U.S. Senate Republican Leader Mitch McConnell made the following remarks on the Senate floor today regarding the need for the President to offer specific spending cuts as part of a balanced plan to avoid the Fiscal Cliff:

"With the Fiscal Cliff fast-approaching, I feel the need to point out something this morning that's perfectly obvious to most Americans, but which Democrats in Washington still don't seem to grasp. I'm referring to the fact that any solution to our spending and debt problem has to involve cuts to out-of-control Washington spending.

"I know that might sound obvious, but for all the President's talk about the need for a balanced approach, the truth is, he and his Democrat allies simply refuse to be pinned down on spending cuts.

"Americans overwhelmingly support some level of cuts to government spending as part of a plan to cut the federal deficit -- yet the President won't commit to it. He refuses to lead on this issue.

"The President seems to think that if all he talks about are taxes, and that's all reporters write about, somehow the rest of us will magically forget that government spending is completely out of control, and that he himself has been insisting on balance.

"A couple weeks ago, we saw his plan. After four straight trillion dollar deficits and two years of running around calling for a balanced approach to bring those deficits under control, we saw his idea of "balance': a $1.6 trillion tax hike, new and totally unprecedented power to raise the federal debt limit at his whim, and $50 billion in Stimulus-type infrastructure programs -- in other words, even more spending.

"So when it came to offering his idea of a balanced approach, the President was vague about cuts but very specific in his request for more government spending, something no reasonable person had publicly contemplated previously.

"It raises the question: do Democrats even believe their own rhetoric on spending? Or, contrary to the clear wishes of the majority of Americans, do they just want more tax revenue to fund a government without any limits whatsoever, which just keeps getting bigger and bigger with every passing year.

"Think about it: the federal government spent $1.8 trillion in 2001 and $3.6 trillion last year. These are nominal dollars, I realize, but by any measure the size of government has grown beyond its means. Government spending is totally out of control. We need to start acting like it.

"Yesterday, the Government Accountability Office revealed that government workers and private contractors are doing the same exact work on Medicaid claims, leading to billions in waste. Meanwhile, Senator Coburn has shown all of us some of the ridiculous things the taxpayers are paying for with their tax dollars, some of the things that cause us to spend a trillion dollars more than we take in every year.

"Last year, he put out a report showing how we could save more than $100 billion -- or about one tenth of the annual deficit -- just by eliminating duplicative and overlapping government programs.

"We've got 94 federal initiatives aimed at encouraging "green building' through 11 federal agencies.

"We've got 14 programs with the sole purpose of reducing diesel emissions.

"A few weeks ago, Senator Coburn issued a study that showed taxpayers are funding Moroccan pottery classes, promoting shampoo and other beauty products for cats and dogs, and a video game that allows them to relive prom night.

"Get this: taxpayers also just spent $325,000 on a Robotic squirrel name RoboSquirrel.

"The President just sent us a 73-page report detailing how $60 billion in Sandy funds would be spent.

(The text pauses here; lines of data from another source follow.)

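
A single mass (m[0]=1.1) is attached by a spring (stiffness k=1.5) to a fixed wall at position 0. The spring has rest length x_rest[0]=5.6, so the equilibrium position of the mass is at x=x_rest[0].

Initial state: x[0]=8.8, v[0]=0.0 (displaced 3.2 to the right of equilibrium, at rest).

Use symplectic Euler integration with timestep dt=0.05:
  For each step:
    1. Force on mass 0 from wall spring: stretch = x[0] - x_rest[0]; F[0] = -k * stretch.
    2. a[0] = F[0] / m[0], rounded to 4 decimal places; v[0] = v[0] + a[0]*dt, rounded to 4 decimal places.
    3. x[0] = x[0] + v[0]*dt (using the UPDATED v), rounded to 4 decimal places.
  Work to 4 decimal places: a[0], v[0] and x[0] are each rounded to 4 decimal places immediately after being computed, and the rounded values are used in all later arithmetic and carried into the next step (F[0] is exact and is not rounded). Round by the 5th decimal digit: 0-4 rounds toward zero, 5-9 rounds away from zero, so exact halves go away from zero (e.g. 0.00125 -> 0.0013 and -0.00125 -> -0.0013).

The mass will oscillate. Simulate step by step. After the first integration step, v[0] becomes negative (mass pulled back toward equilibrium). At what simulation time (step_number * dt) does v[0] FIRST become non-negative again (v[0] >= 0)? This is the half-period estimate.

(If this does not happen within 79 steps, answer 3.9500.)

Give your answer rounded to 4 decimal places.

Step 0: x=[8.8000] v=[0.0000]
Step 1: x=[8.7891] v=[-0.2182]
Step 2: x=[8.7673] v=[-0.4356]
Step 3: x=[8.7347] v=[-0.6516]
Step 4: x=[8.6914] v=[-0.8653]
Step 5: x=[8.6376] v=[-1.0761]
Step 6: x=[8.5734] v=[-1.2832]
Step 7: x=[8.4991] v=[-1.4859]
Step 8: x=[8.4149] v=[-1.6836]
Step 9: x=[8.3211] v=[-1.8755]
Step 10: x=[8.2181] v=[-2.0610]
Step 11: x=[8.1061] v=[-2.2395]
Step 12: x=[7.9856] v=[-2.4104]
Step 13: x=[7.8569] v=[-2.5731]
Step 14: x=[7.7206] v=[-2.7270]
Step 15: x=[7.5770] v=[-2.8716]
Step 16: x=[7.4267] v=[-3.0064]
Step 17: x=[7.2702] v=[-3.1310]
Step 18: x=[7.1080] v=[-3.2449]
Step 19: x=[6.9406] v=[-3.3477]
Step 20: x=[6.7686] v=[-3.4391]
Step 21: x=[6.5927] v=[-3.5188]
Step 22: x=[6.4134] v=[-3.5865]
Step 23: x=[6.2313] v=[-3.6420]
Step 24: x=[6.0471] v=[-3.6850]
Step 25: x=[5.8613] v=[-3.7155]
Step 26: x=[5.6746] v=[-3.7333]
Step 27: x=[5.4877] v=[-3.7384]
Step 28: x=[5.3012] v=[-3.7307]
Step 29: x=[5.1157] v=[-3.7103]
Step 30: x=[4.9318] v=[-3.6773]
Step 31: x=[4.7502] v=[-3.6317]
Step 32: x=[4.5715] v=[-3.5738]
Step 33: x=[4.3963] v=[-3.5037]
Step 34: x=[4.2252] v=[-3.4216]
Step 35: x=[4.0588] v=[-3.3279]
Step 36: x=[3.8977] v=[-3.2228]
Step 37: x=[3.7424] v=[-3.1067]
Step 38: x=[3.5934] v=[-2.9800]
Step 39: x=[3.4512] v=[-2.8432]
Step 40: x=[3.3164] v=[-2.6967]
Step 41: x=[3.1894] v=[-2.5410]
Step 42: x=[3.0706] v=[-2.3766]
Step 43: x=[2.9604] v=[-2.2041]
Step 44: x=[2.8592] v=[-2.0241]
Step 45: x=[2.7673] v=[-1.8372]
Step 46: x=[2.6851] v=[-1.6441]
Step 47: x=[2.6128] v=[-1.4454]
Step 48: x=[2.5507] v=[-1.2417]
Step 49: x=[2.4990] v=[-1.0338]
Step 50: x=[2.4579] v=[-0.8224]
Step 51: x=[2.4275] v=[-0.6082]
Step 52: x=[2.4079] v=[-0.3919]
Step 53: x=[2.3992] v=[-0.1743]
Step 54: x=[2.4014] v=[0.0439]
First v>=0 after going negative at step 54, time=2.7000

Answer: 2.7000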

Don't you think he could put together a list of spending cuts that at least includes RoboSquirrel?

"We're still waiting. Why? Because for Democrats, apparently, every dollar in federal spending is sacred. Once secured, it can't be cut. That's why we've got trillion dollar deficits.

"And the truth is, until the President gets specific about cuts, nobody should trust Democrats to put a dime in new revenue toward real deficit reduction -- or to stop their shakedown of the taxpayers at the top two percent. As one liberal lawmaker put it last week, that's just the beginning.

"When it comes to deficit deals, the taxpayers need to trust but verify. On cuts, that means specifics."